Editor: To what extent do you monitor Chinese companies that you assist in going public?
Lerner: We're not in a position as outside counsel to "monitor," so I would question the use of that word. We certainly advise our clients and make them aware of the disclosure requirements. We from time to time send bulletins and checklists to remind them of their responsibilities as public companies and the need to bring to our attention or their accountants corporate events that may seem to the client to be day-to-day mundane activities but that actually may require SEC filings or other disclosures. I think this is an evolving area for many of these companies, but it has also shown improvement over the years.
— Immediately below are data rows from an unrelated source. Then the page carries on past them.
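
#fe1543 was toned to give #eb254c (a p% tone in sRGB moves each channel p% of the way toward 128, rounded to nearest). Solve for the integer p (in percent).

15%

#fe1543 is rgb(254, 21, 67); #eb254c is rgb(235, 37, 76).
On the R channel (widest range): 235 ≈ 254 + (p/100)(128 − 254), so p ≈ 100×(235 − 254)/(128 − 254) = -1900/-126 = 15.08.
p = 15 reproduces all three channels after rounding.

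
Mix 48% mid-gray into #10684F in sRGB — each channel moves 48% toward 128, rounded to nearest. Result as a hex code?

#467467

#10684F is rgb(16, 104, 79).
A 48% tone moves each channel 48% toward 128:
  R: 16 + 0.48×(128−16) = 16 + 53.76 = 69.76 → 70
  G: 104 + 11.52 = 115.52 → 116
  B: 79 + 23.52 = 102.52 → 103
rgb(70, 116, 103) = #467467.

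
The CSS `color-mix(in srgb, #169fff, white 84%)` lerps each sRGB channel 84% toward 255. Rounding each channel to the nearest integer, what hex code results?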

Auguste: It's no different than what we do for U.S. companies that are being formed and going public; it's just that we have to engage in more hand-holding of our Chinese counterparts.
Editor: The valuation of the RMB is often a concern in the U.S. Has this been a make-or-break issue in deals you have handled?
Auguste: Not at all. We may include in the risk factors the effect of changes in the exchange rate, however, it has not yet been a factor that has caused a Chinese company not to go forward with a transaction.
Editor: Do you work mainly with AMEX and NASDAQ rather than the NYSE, or with each?
Auguste: We work with all of the exchanges to get the companies listed in the U.S. The Chinese deals I'm working on now are all on NASDAQ. None of them are on AMEX.
Editor: What else would you like to add?
Auguste: I would think that at the end of the day, what makes transactions involving Chinese companies so interesting and challenging is that they are multifaceted in the sense of the many jurisdictions that may be involved. As U.S. counsel we obviously have a handle on the U.S. laws, but we also have to work with local counsel in China and other jurisdictions. It's very different from working on strictly U.S. deals and seemingly not as subject to changing market conditions. This summer I was working on deals involving two U.S. companies doing secondary offerings, and they were put off because of the volatility in the marketplace. Chinese transactions continue even though our capital markets haven't completely recovered. Clearly, there is a strong desire by investors to invest in Chinese companies.